Kathmandu, September 20

The Commission of Investigation on Enforced Disappeared Persons has expressed concern about transfer of its trained human resources including some senior officers claiming that it would only impact its investigation into war-era disappearance cases.

The transitional justice body had already been facing human resource crunch, as the government fell short of making available adequate staffers as promised earlier.

On top of that, many senior and trained officers who had acquired training from foreign experts on conducting investigation into disappearance cases left the transitional justice body before formal commencement of its thorough investigation into insurgency-era cases of enforced disappearance.

CIEDP Spokesperson Bishnu Pathak said the government had assured it would make available at least 70 staffers when the body was formed in February 2015.

But CIEDP eventually got only 42 employees, most of them support-staff and drivers.

“About a dozen civil servants were deputed at CIEDP. At least five of them have already left the office and shifted to other government agencies,” Pathak told THT.

Among those transferred are under-secretaries Man Bahadur Khadka and Raju Paudel and section officer Mannath Upadhyay.

They were transferred after they had acquired two-phase training from foreign forensic experts.

Forensic experts who came from Peru had imparted training in two phases— from May 23 to June 9 and August 21 to September 14 on how to carry out investigation, prepare, manage and fill ante-mortem database. Some 25 people, including office bearers of the CIEDP, had participated in the training. “If senior and trained hands are transferred in such a way, it will impact our investigation,” Pathak said.

According to him, some of the remaining staffers, who underwent training, also want to leave CIEDP, which he said was alarming.

CIEDP has received 2,870 complaints of forcible disappearances that occurred during the decade-long Maoist insurgency that ended in November 2006. The body has already started preliminary inquiries into the complaints and is poised to commence detailed investigation.

A source told this daily that the reason behind the staffers’ lack of interest in working at CIEDP was lack of ‘adequate perks and benefits’.

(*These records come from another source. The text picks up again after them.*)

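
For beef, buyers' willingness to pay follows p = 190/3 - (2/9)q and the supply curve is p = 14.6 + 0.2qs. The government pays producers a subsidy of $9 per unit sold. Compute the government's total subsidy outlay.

Government cost = 23382/19

Pre-subsidy: 190/3 - (2/9)q = 14.6 + 0.2q gives q* = 2193/19 and p* = 716/19.
With the subsidy, sellers receive ps = pb + 9 for each unit, where pb is the price buyers pay.
On the curves, pb = 190/3 - (2/9)q and ps = 14.6 + 0.2q; the wedge ps − pb = 9 gives 14.6 + 0.2q − (190/3 - (2/9)q) = 9, so q' = 2598/19.
Then pb = 190/3 − (2/9)·(2598/19) = 626/19 and ps = 14.6 + 0.2·(2598/19) = 797/19.
Government outlay = subsidy × quantity = 9 × 2598/19 = 23382/19.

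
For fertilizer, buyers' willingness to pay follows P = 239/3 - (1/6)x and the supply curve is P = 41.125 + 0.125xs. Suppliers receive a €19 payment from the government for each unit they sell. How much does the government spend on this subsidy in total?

Government cost = 26239/7

Pre-subsidy: 239/3 - (1/6)x = 41.125 + 0.125x gives x* = 925/7 and P* = 807/14.
With the subsidy, sellers receive Ps = Pb + 19 for each unit, where Pb is the price buyers pay.
On the curves, Pb = 239/3 - (1/6)x and Ps = 41.125 + 0.125x; the wedge Ps − Pb = 19 gives 41.125 + 0.125x − (239/3 - (1/6)x) = 19, so x' = 1381/7.
Then Pb = 239/3 − (1/6)·(1381/7) = 655/14 and Ps = 41.125 + 0.125·(1381/7) = 921/14.
Government outlay = subsidy × quantity = 19 × 1381/7 = 26239/7.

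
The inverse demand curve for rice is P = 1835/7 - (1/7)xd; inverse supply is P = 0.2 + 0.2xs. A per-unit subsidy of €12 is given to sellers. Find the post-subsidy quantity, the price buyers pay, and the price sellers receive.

Pre-subsidy: 1835/7 - (1/7)x = 0.2 + 0.2x gives x* = 764 and P* = 153.
With the subsidy, sellers receive Ps = Pb + 12 for each unit, where Pb is the price buyers pay.
On the curves, Pb = 1835/7 - (1/7)x and Ps = 0.2 + 0.2x; the wedge Ps − Pb = 12 gives 0.2 + 0.2x − (1835/7 - (1/7)x) = 12, so x' = 799.
Then Pb = 1835/7 − (1/7)·799 = 148 and Ps = 0.2 + 0.2·799 = 160.

x' = 799; buyers pay €148; sellers receive €160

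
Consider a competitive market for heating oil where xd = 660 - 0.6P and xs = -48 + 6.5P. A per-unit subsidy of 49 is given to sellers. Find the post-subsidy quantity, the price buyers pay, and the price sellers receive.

x' = 44523/71; buyers pay 3895/71; sellers receive 7374/71

Pre-subsidy: 660 - 0.6P = -48 + 6.5P gives P* = 7080/71, x* = 42612/71.
With the subsidy, sellers receive Ps = Pb + 49 for each unit, where Pb is the price buyers pay.
Supply in terms of Pb becomes xs = -48 + 6.5(Pb + 49) = 270.5 + 6.5Pb. Setting this equal to demand: 660 - 0.6Pb = 270.5 + 6.5Pb, so Pb = 3895/71.
Sellers receive Ps = 3895/71 + 49 = 7374/71; x' = 660 − 0.6·(3895/71) = 44523/71.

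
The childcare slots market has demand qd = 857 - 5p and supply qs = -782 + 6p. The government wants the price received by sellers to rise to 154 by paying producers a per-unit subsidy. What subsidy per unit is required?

At a seller price of 154, quantity supplied is -782 + 6·154 = 142.
Buyers absorb 142 only when they pay pb with 857 − 5·pb = 142, i.e. pb = 143.
s = ps − pb = 154 − 143 = 11.

Required subsidy s = 11 per unit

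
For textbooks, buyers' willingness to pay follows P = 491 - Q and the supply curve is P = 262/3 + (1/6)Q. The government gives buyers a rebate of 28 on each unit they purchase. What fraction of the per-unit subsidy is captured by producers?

Producer share = 1/7

Pre-subsidy: 491 - Q = 262/3 + (1/6)Q gives Q* = 346 and P* = 145.
With the rebate, buyers effectively pay Pb = Ps − 28, where Ps is the price sellers receive.
On the curves, Pb = 491 - Q and Ps = 262/3 + (1/6)Q; the wedge Ps − Pb = 28 gives 262/3 + (1/6)Q − (491 - Q) = 28, so Q' = 370.
Then Pb = 491 − 1·370 = 121 and Ps = 262/3 + (1/6)·370 = 149.
Buyers' price falls by P* − Pb = 145 − 121 = 24; sellers' price rises by Ps − P* = 149 − 145 = 4.
So producers capture 4/28 = 1/7 of each unit of subsidy.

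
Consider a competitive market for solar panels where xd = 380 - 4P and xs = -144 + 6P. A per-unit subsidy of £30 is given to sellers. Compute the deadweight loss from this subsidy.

Deadweight loss = £1080

Pre-subsidy: 380 - 4P = -144 + 6P gives P* = 52.4, x* = 170.4.
With the subsidy, sellers receive Ps = Pb + 30 for each unit, where Pb is the price buyers pay.
Supply in terms of Pb becomes xs = -144 + 6(Pb + 30) = 36 + 6Pb. Setting this equal to demand: 380 - 4Pb = 36 + 6Pb, so Pb = 34.4.
Sellers receive Ps = 34.4 + 30 = 64.4; x' = 380 − 4·34.4 = 242.4.
The subsidy expands output by 242.4 − 170.4 = 72 past the efficient level; on those units the gap between marginal cost and willingness to pay runs from 0 up to 30.
DWL = ½ × 30 × 72 = 1080.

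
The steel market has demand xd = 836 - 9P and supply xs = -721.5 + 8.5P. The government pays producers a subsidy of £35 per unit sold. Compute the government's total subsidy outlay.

Government cost = £6580

Pre-subsidy: 836 - 9P = -721.5 + 8.5P gives P* = 89, x* = 35.
With the subsidy, sellers receive Ps = Pb + 35 for each unit, where Pb is the price buyers pay.
Supply in terms of Pb becomes xs = -721.5 + 8.5(Pb + 35) = -424 + 8.5Pb. Setting this equal to demand: 836 - 9Pb = -424 + 8.5Pb, so Pb = 72.
Sellers receive Ps = 72 + 35 = 107; x' = 836 − 9·72 = 188.
Government outlay = subsidy × quantity = 35 × 188 = 6580.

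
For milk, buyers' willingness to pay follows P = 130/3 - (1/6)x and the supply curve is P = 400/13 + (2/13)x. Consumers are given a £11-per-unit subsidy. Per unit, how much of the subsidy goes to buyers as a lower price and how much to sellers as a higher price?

Pre-subsidy: 130/3 - (1/6)x = 400/13 + (2/13)x gives x* = 39.2 and P* = 36.8.
With the rebate, buyers effectively pay Pb = Ps − 11, where Ps is the price sellers receive.
On the curves, Pb = 130/3 - (1/6)x and Ps = 400/13 + (2/13)x; the wedge Ps − Pb = 11 gives 400/13 + (2/13)x − (130/3 - (1/6)x) = 11, so x' = 73.52.
Then Pb = 130/3 − (1/6)·73.52 = 31.08 and Ps = 400/13 + (2/13)·73.52 = 42.08.
Buyers' price falls by P* − Pb = 36.8 − 31.08 = 5.72; sellers' price rises by Ps − P* = 42.08 − 36.8 = 5.28.

Buyers gain £5.72 per unit; sellers gain £5.28 per unit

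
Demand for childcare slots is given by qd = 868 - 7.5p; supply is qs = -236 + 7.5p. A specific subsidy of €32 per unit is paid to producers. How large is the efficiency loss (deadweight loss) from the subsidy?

Deadweight loss = €1920

Pre-subsidy: 868 - 7.5p = -236 + 7.5p gives p* = 73.6, q* = 316.
With the subsidy, sellers receive ps = pb + 32 for each unit, where pb is the price buyers pay.
Supply in terms of pb becomes qs = -236 + 7.5(pb + 32) = 4 + 7.5pb. Setting this equal to demand: 868 - 7.5pb = 4 + 7.5pb, so pb = 57.6.
Sellers receive ps = 57.6 + 32 = 89.6; q' = 868 − 7.5·57.6 = 436.
The subsidy expands output by 436 − 316 = 120 past the efficient level; on those units the gap between marginal cost and willingness to pay runs from 0 up to 32.
DWL = ½ × 32 × 120 = 1920.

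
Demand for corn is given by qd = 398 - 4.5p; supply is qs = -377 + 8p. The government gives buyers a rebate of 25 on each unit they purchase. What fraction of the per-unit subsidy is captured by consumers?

Consumer share = 0.64

Pre-subsidy: 398 - 4.5p = -377 + 8p gives p* = 62, q* = 119.
With the rebate, buyers effectively pay pb = ps − 25, where ps is the price sellers receive.
Demand in terms of ps becomes qd = 398 − 4.5(ps − 25) = 510.5 - 4.5ps. Setting this equal to supply: 510.5 - 4.5ps = -377 + 8ps, so ps = 71.
Buyers pay pb = 71 − 25 = 46; q' = -377 + 8·71 = 191.
Buyers' price falls by p* − pb = 62 − 46 = 16; sellers' price rises by ps − p* = 71 − 62 = 9.
So consumers capture 16/25 = 0.64 of each unit of subsidy.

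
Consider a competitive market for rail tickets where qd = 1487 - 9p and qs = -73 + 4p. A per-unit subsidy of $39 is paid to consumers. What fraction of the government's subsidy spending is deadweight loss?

DWL / government spending = 54/515

Pre-subsidy: 1487 - 9p = -73 + 4p gives p* = 120, q* = 407.
With the rebate, buyers effectively pay pb = ps − 39, where ps is the price sellers receive.
Demand in terms of ps becomes qd = 1487 − 9(ps − 39) = 1838 - 9ps. Setting this equal to supply: 1838 - 9ps = -73 + 4ps, so ps = 147.
Buyers pay pb = 147 − 39 = 108; q' = -73 + 4·147 = 515.
ΔCS = ½(407 + 515)(120 − 108) = 5532; ΔPS = ½(407 + 515)(147 − 120) = 12447.
Government spending = 39 × 515 = 20085.
DWL = ½ × 39 × (515 − 407) = 2106; fraction = 2106 / 20085 = 54/515.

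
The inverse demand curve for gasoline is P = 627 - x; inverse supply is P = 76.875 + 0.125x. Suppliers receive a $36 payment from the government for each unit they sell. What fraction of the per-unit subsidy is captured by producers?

Producer share = 1/9

Pre-subsidy: 627 - x = 76.875 + 0.125x gives x* = 489 and P* = 138.
With the subsidy, sellers receive Ps = Pb + 36 for each unit, where Pb is the price buyers pay.
On the curves, Pb = 627 - x and Ps = 76.875 + 0.125x; the wedge Ps − Pb = 36 gives 76.875 + 0.125x − (627 - x) = 36, so x' = 521.
Then Pb = 627 − 1·521 = 106 and Ps = 76.875 + 0.125·521 = 142.
Buyers' price falls by P* − Pb = 138 − 106 = 32; sellers' price rises by Ps − P* = 142 − 138 = 4.
So producers capture 4/36 = 1/9 of each unit of subsidy.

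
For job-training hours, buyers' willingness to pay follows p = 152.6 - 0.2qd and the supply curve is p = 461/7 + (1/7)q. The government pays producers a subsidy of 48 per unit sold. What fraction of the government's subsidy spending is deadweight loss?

DWL / government spending = 70/393

Pre-subsidy: 152.6 - 0.2q = 461/7 + (1/7)q gives q* = 253 and p* = 102.
With the subsidy, sellers receive ps = pb + 48 for each unit, where pb is the price buyers pay.
On the curves, pb = 152.6 - 0.2q and ps = 461/7 + (1/7)q; the wedge ps − pb = 48 gives 461/7 + (1/7)q − (152.6 - 0.2q) = 48, so q' = 393.
Then pb = 152.6 − 0.2·393 = 74 and ps = 461/7 + (1/7)·393 = 122.
ΔCS = ½(253 + 393)(102 − 74) = 9044; ΔPS = ½(253 + 393)(122 − 102) = 6460.
Government spending = 48 × 393 = 18864.
DWL = ½ × 48 × (393 − 253) = 3360; fraction = 3360 / 18864 = 70/393.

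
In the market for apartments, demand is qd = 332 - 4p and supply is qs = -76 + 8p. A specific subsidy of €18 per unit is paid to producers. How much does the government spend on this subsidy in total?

Government cost = €4392

Pre-subsidy: 332 - 4p = -76 + 8p gives p* = 34, q* = 196.
With the subsidy, sellers receive ps = pb + 18 for each unit, where pb is the price buyers pay.
Supply in terms of pb becomes qs = -76 + 8(pb + 18) = 68 + 8pb. Setting this equal to demand: 332 - 4pb = 68 + 8pb, so pb = 22.
Sellers receive ps = 22 + 18 = 40; q' = 332 − 4·22 = 244.
Government outlay = subsidy × quantity = 18 × 244 = 4392.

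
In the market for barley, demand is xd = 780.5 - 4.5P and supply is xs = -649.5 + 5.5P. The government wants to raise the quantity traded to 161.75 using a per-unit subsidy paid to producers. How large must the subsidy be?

Required subsidy s = 10 per unit

At x = 161.75, invert demand for the buyer price: Pb = (780.5 − 161.75)/4.5 = 137.5; invert supply for the seller price: Ps = (161.75 − (-649.5))/5.5 = 147.5.
The subsidy must fill the gap: s = Ps − Pb = 147.5 − 137.5 = 10.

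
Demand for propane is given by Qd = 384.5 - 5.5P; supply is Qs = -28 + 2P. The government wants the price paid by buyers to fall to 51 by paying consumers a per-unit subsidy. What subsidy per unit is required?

Required subsidy s = 15 per unit

At a buyer price of 51, quantity demanded is 384.5 − 5.5·51 = 104.
Sellers supply 104 only when they receive Ps with -28 + 2·Ps = 104, i.e. Ps = 66.
s = Ps − Pb = 66 − 51 = 15.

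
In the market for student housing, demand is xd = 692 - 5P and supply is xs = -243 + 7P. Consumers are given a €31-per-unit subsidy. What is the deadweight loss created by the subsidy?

Pre-subsidy: 692 - 5P = -243 + 7P gives P* = 935/12, x* = 3629/12.
With the rebate, buyers effectively pay Pb = Ps − 31, where Ps is the price sellers receive.
Demand in terms of Ps becomes xd = 692 − 5(Ps − 31) = 847 - 5Ps. Setting this equal to supply: 847 - 5Ps = -243 + 7Ps, so Ps = 545/6.
Buyers pay Pb = 545/6 − 31 = 359/6; x' = -243 + 7·(545/6) = 2357/6.
The subsidy expands output by 2357/6 − 3629/12 = 1085/12 past the efficient level; on those units the gap between marginal cost and willingness to pay runs from 0 up to 31.
DWL = ½ × 31 × 1085/12 = 33635/24.

Deadweight loss = 33635/24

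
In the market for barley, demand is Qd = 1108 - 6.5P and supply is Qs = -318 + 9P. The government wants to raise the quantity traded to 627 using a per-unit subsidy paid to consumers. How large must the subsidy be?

At Q = 627, invert demand for the buyer price: Pb = (1108 − 627)/6.5 = 74; invert supply for the seller price: Ps = (627 − (-318))/9 = 105.
The subsidy must fill the gap: s = Ps − Pb = 105 − 74 = 31.

Required subsidy s = 31 per unit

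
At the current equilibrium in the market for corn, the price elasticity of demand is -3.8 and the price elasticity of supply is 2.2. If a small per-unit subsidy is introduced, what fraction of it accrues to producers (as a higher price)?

For a small subsidy around the equilibrium, the benefit split depends on the relative slopes, which at a point are proportional to the elasticities.
Buyer share = εs/(εs + |εd|) = 2.2/(2.2 + 3.8) = 11/30; seller share = |εd|/(εs + |εd|) = 19/30.
So producers capture 19/30 of the subsidy.

Producer share = 19/30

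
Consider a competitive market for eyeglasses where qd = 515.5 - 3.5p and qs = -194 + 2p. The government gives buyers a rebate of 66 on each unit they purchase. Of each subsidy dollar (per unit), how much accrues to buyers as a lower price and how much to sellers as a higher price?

Buyers gain 24 per unit; sellers gain 42 per unit

Pre-subsidy: 515.5 - 3.5p = -194 + 2p gives p* = 129, q* = 64.
With the rebate, buyers effectively pay pb = ps − 66, where ps is the price sellers receive.
Demand in terms of ps becomes qd = 515.5 − 3.5(ps − 66) = 746.5 - 3.5ps. Setting this equal to supply: 746.5 - 3.5ps = -194 + 2ps, so ps = 171.
Buyers pay pb = 171 − 66 = 105; q' = -194 + 2·171 = 148.
Buyers' price falls by p* − pb = 129 − 105 = 24; sellers' price rises by ps − p* = 171 − 129 = 42.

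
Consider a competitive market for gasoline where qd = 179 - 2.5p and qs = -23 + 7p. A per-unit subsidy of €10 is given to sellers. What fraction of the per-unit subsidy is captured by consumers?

Consumer share = 14/19

Pre-subsidy: 179 - 2.5p = -23 + 7p gives p* = 404/19, q* = 2391/19.
With the subsidy, sellers receive ps = pb + 10 for each unit, where pb is the price buyers pay.
Supply in terms of pb becomes qs = -23 + 7(pb + 10) = 47 + 7pb. Setting this equal to demand: 179 - 2.5pb = 47 + 7pb, so pb = 264/19.
Sellers receive ps = 264/19 + 10 = 454/19; q' = 179 − 2.5·(264/19) = 2741/19.
Buyers' price falls by p* − pb = 404/19 − 264/19 = 140/19; sellers' price rises by ps − p* = 454/19 − 404/19 = 50/19.
So consumers capture (140/19)/10 = 14/19 of each unit of subsidy.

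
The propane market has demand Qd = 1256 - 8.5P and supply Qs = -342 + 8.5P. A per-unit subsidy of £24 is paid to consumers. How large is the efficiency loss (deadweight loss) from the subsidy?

Pre-subsidy: 1256 - 8.5P = -342 + 8.5P gives P* = 94, Q* = 457.
With the rebate, buyers effectively pay Pb = Ps − 24, where Ps is the price sellers receive.
Demand in terms of Ps becomes Qd = 1256 − 8.5(Ps − 24) = 1460 - 8.5Ps. Setting this equal to supply: 1460 - 8.5Ps = -342 + 8.5Ps, so Ps = 106.
Buyers pay Pb = 106 − 24 = 82; Q' = -342 + 8.5·106 = 559.
The subsidy expands output by 559 − 457 = 102 past the efficient level; on those units the gap between marginal cost and willingness to pay runs from 0 up to 24.
DWL = ½ × 24 × 102 = 1224.

Deadweight loss = £1224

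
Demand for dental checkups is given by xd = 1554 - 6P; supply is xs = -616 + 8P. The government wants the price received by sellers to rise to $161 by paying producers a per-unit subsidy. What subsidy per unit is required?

At a seller price of 161, quantity supplied is -616 + 8·161 = 672.
Buyers absorb 672 only when they pay Pb with 1554 − 6·Pb = 672, i.e. Pb = 147.
s = Ps − Pb = 161 − 147 = 14.

Required subsidy s = $14 per unit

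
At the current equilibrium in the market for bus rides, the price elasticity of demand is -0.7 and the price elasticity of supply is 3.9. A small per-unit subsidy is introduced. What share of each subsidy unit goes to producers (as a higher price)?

For a small subsidy around the equilibrium, the benefit split depends on the relative slopes, which at a point are proportional to the elasticities.
Buyer share = εs/(εs + |εd|) = 3.9/(3.9 + 0.7) = 39/46; seller share = |εd|/(εs + |εd|) = 7/46.
So producers capture 7/46 of the subsidy.

Producer share = 7/46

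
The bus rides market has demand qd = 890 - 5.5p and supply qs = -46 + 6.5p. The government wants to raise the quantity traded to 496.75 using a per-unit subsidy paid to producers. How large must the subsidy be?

At q = 496.75, invert demand for the buyer price: pb = (890 − 496.75)/5.5 = 71.5; invert supply for the seller price: ps = (496.75 − (-46))/6.5 = 83.5.
The subsidy must fill the gap: s = ps − pb = 83.5 − 71.5 = 12.

Required subsidy s = 12 per unit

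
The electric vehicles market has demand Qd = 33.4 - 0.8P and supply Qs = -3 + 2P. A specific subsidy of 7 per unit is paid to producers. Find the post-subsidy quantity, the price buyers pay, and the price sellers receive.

Q' = 27; buyers pay 8; sellers receive 15

Pre-subsidy: 33.4 - 0.8P = -3 + 2P gives P* = 13, Q* = 23.
With the subsidy, sellers receive Ps = Pb + 7 for each unit, where Pb is the price buyers pay.
Supply in terms of Pb becomes Qs = -3 + 2(Pb + 7) = 11 + 2Pb. Setting this equal to demand: 33.4 - 0.8Pb = 11 + 2Pb, so Pb = 8.
Sellers receive Ps = 8 + 7 = 15; Q' = 33.4 − 0.8·8 = 27.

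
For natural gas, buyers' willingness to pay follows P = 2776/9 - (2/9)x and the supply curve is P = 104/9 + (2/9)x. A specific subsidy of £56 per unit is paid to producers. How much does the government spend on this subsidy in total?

Pre-subsidy: 2776/9 - (2/9)x = 104/9 + (2/9)x gives x* = 668 and P* = 160.
With the subsidy, sellers receive Ps = Pb + 56 for each unit, where Pb is the price buyers pay.
On the curves, Pb = 2776/9 - (2/9)x and Ps = 104/9 + (2/9)x; the wedge Ps − Pb = 56 gives 104/9 + (2/9)x − (2776/9 - (2/9)x) = 56, so x' = 794.
Then Pb = 2776/9 − (2/9)·794 = 132 and Ps = 104/9 + (2/9)·794 = 188.
Government outlay = subsidy × quantity = 56 × 794 = 44464.

Government cost = £44464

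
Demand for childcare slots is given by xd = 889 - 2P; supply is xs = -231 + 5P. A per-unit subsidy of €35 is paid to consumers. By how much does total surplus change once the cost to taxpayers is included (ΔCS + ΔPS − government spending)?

Net change in total surplus = -€875

Pre-subsidy: 889 - 2P = -231 + 5P gives P* = 160, x* = 569.
With the rebate, buyers effectively pay Pb = Ps − 35, where Ps is the price sellers receive.
Demand in terms of Ps becomes xd = 889 − 2(Ps − 35) = 959 - 2Ps. Setting this equal to supply: 959 - 2Ps = -231 + 5Ps, so Ps = 170.
Buyers pay Pb = 170 − 35 = 135; x' = -231 + 5·170 = 619.
ΔCS = ½(569 + 619)(160 − 135) = 14850; ΔPS = ½(569 + 619)(170 − 160) = 5940.
Government spending = 35 × 619 = 21665.
Net change = 14850 + 5940 − 21665 = -875. The loss equals the DWL triangle ½·35·50.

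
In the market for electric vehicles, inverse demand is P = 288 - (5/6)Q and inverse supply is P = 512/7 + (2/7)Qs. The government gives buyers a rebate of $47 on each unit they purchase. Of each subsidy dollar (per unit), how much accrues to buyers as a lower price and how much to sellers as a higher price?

Buyers gain $35 per unit; sellers gain $12 per unit

Pre-subsidy: 288 - (5/6)Q = 512/7 + (2/7)Q gives Q* = 192 and P* = 128.
With the rebate, buyers effectively pay Pb = Ps − 47, where Ps is the price sellers receive.
On the curves, Pb = 288 - (5/6)Q and Ps = 512/7 + (2/7)Q; the wedge Ps − Pb = 47 gives 512/7 + (2/7)Q − (288 - (5/6)Q) = 47, so Q' = 234.
Then Pb = 288 − (5/6)·234 = 93 and Ps = 512/7 + (2/7)·234 = 140.
Buyers' price falls by P* − Pb = 128 − 93 = 35; sellers' price rises by Ps − P* = 140 − 128 = 12.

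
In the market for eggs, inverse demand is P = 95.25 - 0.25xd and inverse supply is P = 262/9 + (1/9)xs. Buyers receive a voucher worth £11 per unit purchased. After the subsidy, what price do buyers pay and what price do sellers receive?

Buyers pay 544/13; sellers receive 687/13

Pre-subsidy: 95.25 - 0.25x = 262/9 + (1/9)x gives x* = 2381/13 and P* = 643/13.
With the rebate, buyers effectively pay Pb = Ps − 11, where Ps is the price sellers receive.
On the curves, Pb = 95.25 - 0.25x and Ps = 262/9 + (1/9)x; the wedge Ps − Pb = 11 gives 262/9 + (1/9)x − (95.25 - 0.25x) = 11, so x' = 2777/13.
Then Pb = 95.25 − 0.25·(2777/13) = 544/13 and Ps = 262/9 + (1/9)·(2777/13) = 687/13.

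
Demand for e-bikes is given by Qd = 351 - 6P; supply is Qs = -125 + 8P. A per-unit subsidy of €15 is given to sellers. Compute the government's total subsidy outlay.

Government cost = 20835/7

Pre-subsidy: 351 - 6P = -125 + 8P gives P* = 34, Q* = 147.
With the subsidy, sellers receive Ps = Pb + 15 for each unit, where Pb is the price buyers pay.
Supply in terms of Pb becomes Qs = -125 + 8(Pb + 15) = -5 + 8Pb. Setting this equal to demand: 351 - 6Pb = -5 + 8Pb, so Pb = 178/7.
Sellers receive Ps = 178/7 + 15 = 283/7; Q' = 351 − 6·(178/7) = 1389/7.
Government outlay = subsidy × quantity = 15 × 1389/7 = 20835/7.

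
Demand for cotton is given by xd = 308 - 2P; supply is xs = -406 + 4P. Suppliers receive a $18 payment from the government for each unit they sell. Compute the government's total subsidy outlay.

Government cost = $1692

Pre-subsidy: 308 - 2P = -406 + 4P gives P* = 119, x* = 70.
With the subsidy, sellers receive Ps = Pb + 18 for each unit, where Pb is the price buyers pay.
Supply in terms of Pb becomes xs = -406 + 4(Pb + 18) = -334 + 4Pb. Setting this equal to demand: 308 - 2Pb = -334 + 4Pb, so Pb = 107.
Sellers receive Ps = 107 + 18 = 125; x' = 308 − 2·107 = 94.
Government outlay = subsidy × quantity = 18 × 94 = 1692.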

Earlier, the CIEDP had sought an allowance equivalent to at least 50 per cent of their salary for all its staffers. But, the government refused to make that available, stating that daily allowance was being disbursed to all staffers.

During a meeting with Prime Minister Pushpa Kamal Dahal, CIEDP Chairman Lokendra Mallik had sought Rs 500 million in addition to adequate human resources and investigation experts for effectively conducting its works.

Pathak complained that despite the PM’s assurance, CIEDP didn’t get any financial or human resources, in the absence of which the body would become ‘handicapped’.